In many cases, a revocable living trust is a beneficial option allowing you to distribute property as you see fit while averting the long, arduous and costly probate process. Trust owners can also direct how certain assets are distributed after death.

How is the trust created?

Working with an experienced estate planning attorney is crucial for setting up a revocable living trust. Once it is created, it must be funded, which means the trust becomes the owner of retitled assets, such as:

  • Real estate
  • Bank accounts
  • Taxable non-retirement brokerage accounts

Three distinct advantages

There are no restrictions over using cash or other assets in the trust during the lifetime of the person who created it. While you can cancel the trust while you are alive, amendments are more common. The most significant benefits are:

  • Avoiding probate: Trusts are especially popular in Massachusetts, which has more restrictive probate laws than many other states.
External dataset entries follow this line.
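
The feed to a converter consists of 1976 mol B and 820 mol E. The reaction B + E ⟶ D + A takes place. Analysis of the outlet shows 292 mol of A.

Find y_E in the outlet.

0.189

For A: n = n₀ + 1ξ → 292 = 0 + 1ξ, giving ξ = 292 mol.
Outlet amounts (n = n₀ + ν ξ):
  B: 1976 − 1(292) = 1684
  E: 820 − 1(292) = 528
  D: 0 + 1(292) = 292
  A: 0 + 1(292) = 292
Total out = 2796 mol; y_E = 528 / 2796 = 0.1888.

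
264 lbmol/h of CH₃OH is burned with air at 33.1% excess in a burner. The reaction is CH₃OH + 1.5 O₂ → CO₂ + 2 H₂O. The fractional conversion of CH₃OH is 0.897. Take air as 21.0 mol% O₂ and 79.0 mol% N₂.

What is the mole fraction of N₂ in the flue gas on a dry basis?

0.82

Stoichiometric O₂ = 1.5 × 264 = 396 lbmol/h; O₂ fed = 396 × 1.331 = 527.1 lbmol/h.
N₂ fed = 527.1 × 79/21 = 1983 lbmol/h.
Fuel reacted = 0.897 × 264 → ξ = 236.8 lbmol/h.
Outlet (n = n₀ + ν ξ):
  CH₃OH: 264 − 1(236.8) = 27.19
  O₂: 527.1 − 1.5(236.8) = 171.9
  N₂: 1983 (inert)
  CO₂: 0 + 1(236.8) = 236.8
  H₂O: 0 + 2(236.8) = 473.6
Dry total = 2419 lbmol/h; y_N₂ (dry) = 1983 / 2419 = 0.8198.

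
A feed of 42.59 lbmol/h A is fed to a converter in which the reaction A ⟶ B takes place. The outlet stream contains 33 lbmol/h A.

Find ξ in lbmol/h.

For A: n = n₀ − 1ξ → 33 = 42.59 − 1ξ, giving ξ = 9.59 lbmol/h.
Outlet amounts (n = n₀ + ν ξ):
  A: 42.59 − 1(9.59) = 33
  B: 0 + 1(9.59) = 9.59

ξ = 9.59 lbmol/h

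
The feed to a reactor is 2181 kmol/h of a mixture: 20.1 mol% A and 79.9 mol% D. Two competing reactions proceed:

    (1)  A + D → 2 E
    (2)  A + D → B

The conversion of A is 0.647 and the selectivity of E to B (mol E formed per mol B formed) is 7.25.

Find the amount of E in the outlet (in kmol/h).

Conversion of A: A consumed = 0.647 × 438.4 = 283.6 kmol/h = 1ξ₁ + 1ξ₂.
Selectivity: 2ξ₁ / (1ξ₂) = 7.25 → ξ₁ = 3.625 ξ₂.
Substitute: (1·3.625 + 1) ξ₂ = 283.6 → ξ₂ = 61.33 kmol/h, ξ₁ = 222.3 kmol/h.
Outlet amounts (n = n₀ + Σ ν·ξ):
  A: 438.4 − 1(222.3) − 1(61.33) = 154.7
  D: 1743 − 1(222.3) − 1(61.33) = 1459
  E: 0 + 2(222.3) = 444.6
  B: 0 + 1(61.33) = 61.33

445 kmol/h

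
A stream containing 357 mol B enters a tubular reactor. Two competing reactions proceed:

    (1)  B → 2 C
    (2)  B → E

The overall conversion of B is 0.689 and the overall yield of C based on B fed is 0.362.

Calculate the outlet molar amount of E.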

They may also be an excellent fit for people who own property in two or more states, where they could face multiple costly probate proceedings.
  • Avoiding guardianship: If you become incapacitated, the person you designate as the “successor trustee” can step in and manage the trust for you, without interference from a court and allowing for your wishes to be followed.
  • Keeping your estate private: Probate is a public proceeding, and anyone can go into the courthouse and look up your will and other documents. That information can also be accessed by anyone online. Trusts don’t become public records because they are never filed with a court.
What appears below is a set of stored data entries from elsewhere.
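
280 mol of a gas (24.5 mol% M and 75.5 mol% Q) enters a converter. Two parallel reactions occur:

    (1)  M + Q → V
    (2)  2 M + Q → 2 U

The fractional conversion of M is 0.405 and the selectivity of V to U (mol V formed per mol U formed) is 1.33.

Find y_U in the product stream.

Conversion of M: M consumed = 0.405 × 68.6 = 27.78 mol = 1ξ₁ + 2ξ₂.
Selectivity: 1ξ₁ / (2ξ₂) = 1.33 → ξ₁ = 2.66 ξ₂.
Substitute: (1·2.66 + 2) ξ₂ = 27.78 → ξ₂ = 5.962 mol, ξ₁ = 15.86 mol.
Outlet amounts (n = n₀ + Σ ν·ξ):
  M: 68.6 − 1(15.86) − 2(5.962) = 40.82
  Q: 211.4 − 1(15.86) − 1(5.962) = 189.6
  V: 0 + 1(15.86) = 15.86
  U: 0 + 2(5.962) = 11.92
Total out = 258.2 mol; y_U = 11.92 / 258.2 = 0.04619.

0.0462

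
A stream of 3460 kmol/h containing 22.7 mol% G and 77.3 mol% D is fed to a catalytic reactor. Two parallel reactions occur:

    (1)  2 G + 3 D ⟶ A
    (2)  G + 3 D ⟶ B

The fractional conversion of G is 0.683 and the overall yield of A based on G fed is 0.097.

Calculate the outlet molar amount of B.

384 kmol/h

Yield of A: 1ξ₁ / 785.4 = 0.097 → ξ₁ = 76.19 kmol/h.
Conversion of G: 2ξ₁ + 1ξ₂ = 0.683 × 785.4 = 536.4 → ξ₂ = 384.1 kmol/h.
Outlet amounts (n = n₀ + Σ ν·ξ):
  G: 785.4 − 2(76.19) − 1(384.1) = 249
  D: 2675 − 3(76.19) − 3(384.1) = 1294
  A: 0 + 1(76.19) = 76.19
  B: 0 + 1(384.1) = 384.1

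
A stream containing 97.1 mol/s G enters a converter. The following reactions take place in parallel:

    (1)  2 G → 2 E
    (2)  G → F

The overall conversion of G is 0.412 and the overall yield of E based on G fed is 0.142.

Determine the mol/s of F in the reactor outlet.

Yield of E: 2ξ₁ / 97.1 = 0.142 → ξ₁ = 6.894 mol/s.
Conversion of G: 2ξ₁ + 1ξ₂ = 0.412 × 97.1 = 40.01 → ξ₂ = 26.22 mol/s.
Outlet amounts (n = n₀ + Σ ν·ξ):
  G: 97.1 − 2(6.894) − 1(26.22) = 57.09
  E: 0 + 2(6.894) = 13.79
  F: 0 + 1(26.22) = 26.22

26.2 mol/s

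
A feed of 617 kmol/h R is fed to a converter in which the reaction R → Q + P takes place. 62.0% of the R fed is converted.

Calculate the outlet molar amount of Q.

383 kmol/h

R reacted = 0.62 × 617 = 382.5 kmol/h; ν_R = −1, so ξ = 382.5/1 = 382.5 kmol/h.
Outlet amounts (n = n₀ + ν ξ):
  R: 617 − 1(382.5) = 234.5
  Q: 0 + 1(382.5) = 382.5
  P: 0 + 1(382.5) = 382.5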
Knowledgeable legal advice is crucial for comprehensive estate planning

There are other considerations for forming a revocable living trust, such as the cost associated with its creation. Your attorney can also help you set up a “pour-over will,” which makes sure any assets left out of the trust are added after the owner’s death, even though those assets may be subject to probate.

While a revocable living trust can be a vital component of an estate plan, it’s just one part of an all-encompassing strategy, which should include documents such as a durable power of attorney for financial matters, an advance health care directive, guardianship for minor children and a living will.